I generally offer a prophylactic treatment to patients when they suffer four or more debilitating headache days per month. There are numerous treatment options but there are some general principles that must be observed. Firstly, prophylactic treatments may not work quickly. A patient may need to be on an effective dose of a prophylactic agent for up to four months before deciding it is working or not. There are therefore no quick fixes. They are usually started at a low dose but then it must be increased until either:
- the maximum dose is reached
- side effects prevent further dose increases
- the headaches improve
Dose increases should be made every two to four weeks depending on tolerability, but one has to be flexible. Some patients may need to go more slowly but there is little point in maintaining a patient on a low dose if their headaches are not improving. If they get to an effective dose and are maintained on this for 3-4 months without improvement (and they are not overusing acute treatments) then they should be moved on to another treatment. With the exception of the CGRP-antagonists currently in development, no migraine prophylactic treatment was specifically designed for this purpose. Serendipity has played a part and this sometimes needs to be explained to patients. Some may be concerned to learn that they are receiving an anti-depressant or anti-epileptic medication and explaining this early on avoids confusion. Treatments range from Vitamin B2 to botulinum toxin but there is no “wonder-drug”. It may entail a process of trial and error before a preventive is found for an individual that is both tolerable and effective.

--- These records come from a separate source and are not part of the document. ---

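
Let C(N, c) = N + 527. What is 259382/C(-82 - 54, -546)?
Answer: 259382/391 ≈ 663.38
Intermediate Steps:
C(N, c) = 527 + N
259382/C(-82 - 54, -546) = 259382/(527 + (-82 - 54)) = 259382/(527 - 136) = 259382/391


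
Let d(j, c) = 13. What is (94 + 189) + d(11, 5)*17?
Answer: 504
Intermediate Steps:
(94 + 189) + d(11, 5)*17 = (94 + 189) + 13*17 = 283 + 221 = 504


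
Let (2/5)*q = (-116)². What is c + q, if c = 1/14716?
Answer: 495046241/14716 ≈ 33640.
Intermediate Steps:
q = 33640 (q = (5/2)*(-116)² = (5/2)*13456 = 33640)
c = 1/14716 ≈ 6.7953e-5
c + q = 1/14716 + 33640 = 495046241/14716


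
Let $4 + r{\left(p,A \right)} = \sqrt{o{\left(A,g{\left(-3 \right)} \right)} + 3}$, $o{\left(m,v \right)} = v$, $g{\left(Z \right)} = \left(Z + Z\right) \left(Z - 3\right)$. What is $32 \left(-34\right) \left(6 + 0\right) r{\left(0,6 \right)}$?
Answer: $26112 - 6528 \sqrt{39} \approx -14655.0$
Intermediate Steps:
$g{\left(Z \right)} = 2 Z \left(-3 + Z\right)$
$r{\left(p,A \right)} = -4 + \sqrt{39}$ ($r{\left(p,A \right)} = -4 + \sqrt{2 \left(-3\right) \left(-3 - 3\right) + 3} = -4 + \sqrt{2 \left(-3\right) \left(-6\right) + 3} = -4 + \sqrt{36 + 3} = -4 + \sqrt{39}$)
$32 \left(-34\right) \left(6 + 0\right) r{\left(0,6 \right)} = 32 \left(-34\right) \left(6 + 0\right) \left(-4 + \sqrt{39}\right) = - 1088 \cdot 6 \left(-4 + \sqrt{39}\right) = - 1088 \left(-24 + 6 \sqrt{39}\right) = 26112 - 6528 \sqrt{39}$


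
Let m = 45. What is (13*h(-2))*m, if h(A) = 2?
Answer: 1170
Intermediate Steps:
(13*h(-2))*m = (13*2)*45 = 26*45 = 1170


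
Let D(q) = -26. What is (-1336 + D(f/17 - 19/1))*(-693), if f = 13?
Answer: 943866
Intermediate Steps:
(-1336 + D(f/17 - 19/1))*(-693) = (-1336 - 26)*(-693) = -1362*(-693) = 943866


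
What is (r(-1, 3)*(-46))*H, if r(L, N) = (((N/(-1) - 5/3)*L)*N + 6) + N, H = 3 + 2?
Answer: -5290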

Migraine is a very common, debilitating but eminently treatable condition. Acute treatment often depends on using a combination of drugs to bring the pain and other symptoms under control as quickly as possible. Acute treatments may be a doubled edged sword however, and if used too frequently will ultimately lead to a worsening of headache. In such cases prophylactic treatments should be prescribed. Remember that there are a wide variety of prophylactic options but they may not work quickly. Perseverance is required and the dose should be increased if there is no response. It may involve a process of trial and error to find a drug that works and is tolerable. If it becomes apparent that a drug is ineffective, move on to another. It is worth the effort as getting it right can make a big difference to patient’s quality of life.